PHILADELPHIA — Consumer price inflation is projected to rise sharply to 6% in the second quarter of 2026, nearly double the current headline Consumer Price Index rate of 3.8%, according to the latest Survey of Professional Forecasters released Friday by the Federal Reserve Bank of Philadelphia.
The new forecast represents a significant increase from the panel’s prior estimate of 2.7% issued three months earlier, before U.S. and Israeli military strikes on Iran contributed to higher energy prices and renewed inflation pressures, according to the Philadelphia Fed.
The report comes after April CPI data showed the fastest pace of consumer price growth in nearly three years, while the producer price index reached an annual rate of 6%, its highest level since December 2022.

Additional Revisions
The panel also revised upward its projections for personal consumption expenditures inflation, the Federal Reserve’s preferred inflation gauge.
According to the Federal Reserve Bank of Philadelphia:
- Headline PCE inflation is now projected at 4.5% for the second quarter
- Core PCE inflation is forecast at 3.4%
- Previous projections had both measures at 2.7%
For the full year, forecasters now expect:
- Headline CPI inflation of 3.5%
- Core CPI inflation of 2.9%
- Previous forecasts for both measures were 2.6%
Economists surveyed by the Philadelphia Fed expect inflation pressures to remain elevated into the third quarter before moderating later in the year. Fourth-quarter projections call for headline CPI inflation of 2.5% and core CPI inflation of 2.7%.
Long-Term Outlook Above 2%
The survey’s long-term outlook also remains above the Federal Reserve’s 2% target. The panel projected average annual inflation over the next 10 years at 2.4%, which the report said would equate to approximately 2.22% under the Fed’s PCE measure.
The inflation outlook comes as Kevin Warsh prepares to assume the role of Federal Reserve chair amid uncertainty over interest-rate policy. Although Warsh has expressed support for lower rates, Federal Reserve officials have continued signaling that rates could remain elevated or potentially rise further if inflation worsens.

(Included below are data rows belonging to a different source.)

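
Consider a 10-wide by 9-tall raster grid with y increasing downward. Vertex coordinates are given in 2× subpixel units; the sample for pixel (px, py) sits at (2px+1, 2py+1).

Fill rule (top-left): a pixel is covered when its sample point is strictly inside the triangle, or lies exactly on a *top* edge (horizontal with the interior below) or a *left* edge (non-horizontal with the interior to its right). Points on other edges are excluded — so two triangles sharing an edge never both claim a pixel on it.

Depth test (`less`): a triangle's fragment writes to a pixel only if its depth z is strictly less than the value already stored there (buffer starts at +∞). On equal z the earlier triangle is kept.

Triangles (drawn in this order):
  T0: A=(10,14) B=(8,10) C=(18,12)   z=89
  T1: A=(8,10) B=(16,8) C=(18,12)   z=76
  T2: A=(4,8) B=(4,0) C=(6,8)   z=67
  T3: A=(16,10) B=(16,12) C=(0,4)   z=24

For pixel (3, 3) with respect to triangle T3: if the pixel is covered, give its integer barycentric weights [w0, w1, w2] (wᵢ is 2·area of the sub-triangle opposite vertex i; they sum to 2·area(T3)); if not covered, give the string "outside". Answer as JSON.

T0:
  2·area = 36
  edge (10, 14)→(8, 10): d=(-2,-4) top-left  bias=+0
  edge (8, 10)→(18, 12): d=(10,2) right/bottom  bias=-1
  edge (18, 12)→(10, 14): d=(-8,2) right/bottom  bias=-1
    (1,4)@(3, 9): e=[-18,0,54] → ·  [on edge]
    (4,5)@(9, 11): e=[2,8,26] → #
    (5,5)@(11, 11): e=[10,4,22] → #
    (6,5)@(13, 11): e=[18,0,18] → ·  [on edge]
    (4,6)@(9, 13): e=[-2,28,10] → ·
    (5,6)@(11, 13): e=[6,24,6] → #
    (6,6)@(13, 13): e=[14,20,2] → #
    (7,6)@(15, 13): e=[22,16,-2] → ·
    (5,7)@(11, 15): e=[2,44,-10] → ·
    (6,7)@(13, 15): e=[10,40,-14] → ·
  covered (4 px):
    · · · · · · · · · ·
    · · · · · · · · · ·
    · · · · · · · · · ·
    · · · · · · · · · ·
    · · · · · · · · · ·
    · · · · # # · · · ·
    · · · · · # # · · ·
    · · · · · · · · · ·
    · · · · · · · · · ·
T1:
  2·area = 36
  edge (8, 10)→(16, 8): d=(8,-2) top-left  bias=+0
  edge (16, 8)→(18, 12): d=(2,4) right/bottom  bias=-1
  edge (18, 12)→(8, 10): d=(-10,-2) top-left  bias=+0
    (1,4)@(3, 9): e=[-18,54,0] → ·  [on edge]
    (6,4)@(13, 9): e=[2,14,20] → #
    (7,4)@(15, 9): e=[6,6,24] → #
    (8,4)@(17, 9): e=[10,-2,28] → ·
    (6,5)@(13, 11): e=[18,18,0] → #  [on edge]
    (8,5)@(17, 11): e=[26,2,8] → #
    (9,5)@(19, 11): e=[30,-6,12] → ·
    (6,6)@(13, 13): e=[34,22,-20] → ·
    (7,6)@(15, 13): e=[38,14,-16] → ·
    (8,6)@(17, 13): e=[42,6,-12] → ·
  covered (5 px):
    · · · · · · · · · ·
    · · · · · · · · · ·
    · · · · · · · · · ·
    · · · · · · · · · ·
    · · · · · · # # · ·
    · · · · · · # # # ·
    · · · · · · · · · ·
    · · · · · · · · · ·
    · · · · · · · · · ·
T2:
  2·area = 16
  edge (4, 8)→(4, 0): d=(0,-8) top-left  bias=+0
  edge (4, 0)→(6, 8): d=(2,8) right/bottom  bias=-1
  edge (6, 8)→(4, 8): d=(-2,0) right/bottom  bias=-1
    (2,2)@(5, 5): e=[8,2,6] → #
    (3,2)@(7, 5): e=[24,-14,6] → ·
    (2,3)@(5, 7): e=[8,6,2] → #
    (3,3)@(7, 7): e=[24,-10,2] → ·
    (2,4)@(5, 9): e=[8,10,-2] → ·
  covered (2 px):
    · · · · · · · · · ·
    · · · · · · · · · ·
    · · # · · · · · · ·
    · · # · · · · · · ·
    · · · · · · · · · ·
    · · · · · · · · · ·
    · · · · · · · · · ·
    · · · · · · · · · ·
    · · · · · · · · · ·
T3:
  2·area = 32
  edge (16, 10)→(16, 12): d=(0,2) right/bottom  bias=-1
  edge (16, 12)→(0, 4): d=(-16,-8) top-left  bias=+0
  edge (0, 4)→(16, 10): d=(16,6) right/bottom  bias=-1
    (3,3)@(7, 7): e=[18,8,6] → #
    (4,3)@(9, 7): e=[14,24,-6] → ·
    (3,4)@(7, 9): e=[18,-24,38] → ·
    (5,4)@(11, 9): e=[10,8,14] → #
    (6,4)@(13, 9): e=[6,24,2] → #
    (7,4)@(15, 9): e=[2,40,-10] → ·
    (5,5)@(11, 11): e=[10,-24,46] → ·
    (6,5)@(13, 11): e=[6,-8,34] → ·
    (7,5)@(15, 11): e=[2,8,22] → #
    (8,5)@(17, 11): e=[-2,24,10] → ·
    (7,6)@(15, 13): e=[2,-24,54] → ·
  covered (4 px):
    · · · · · · · · · ·
    · · · · · · · · · ·
    · · · · · · · · · ·
    · · · # · · · · · ·
    · · · · · # # · · ·
    · · · · · · · # · ·
    · · · · · · · · · ·
    · · · · · · · · · ·
    · · · · · · · · · ·

Final: [8,6,18]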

Weakening Growth Projected
The Philadelphia Fed survey also showed a weakening outlook for economic growth.
Forecasters lowered their projections for gross domestic product growth to:
- 2.1% annualized growth in the second quarter
- 2.2% growth for full-year 2026
- 1.9% growth in 2027
The revised 2026 GDP forecast is 0.3 percentage points lower than the prior survey estimate.
Meanwhile, the unemployment rate is projected to average approximately 4.5% this year, according to the survey, up 0.2 percentage points from current levels.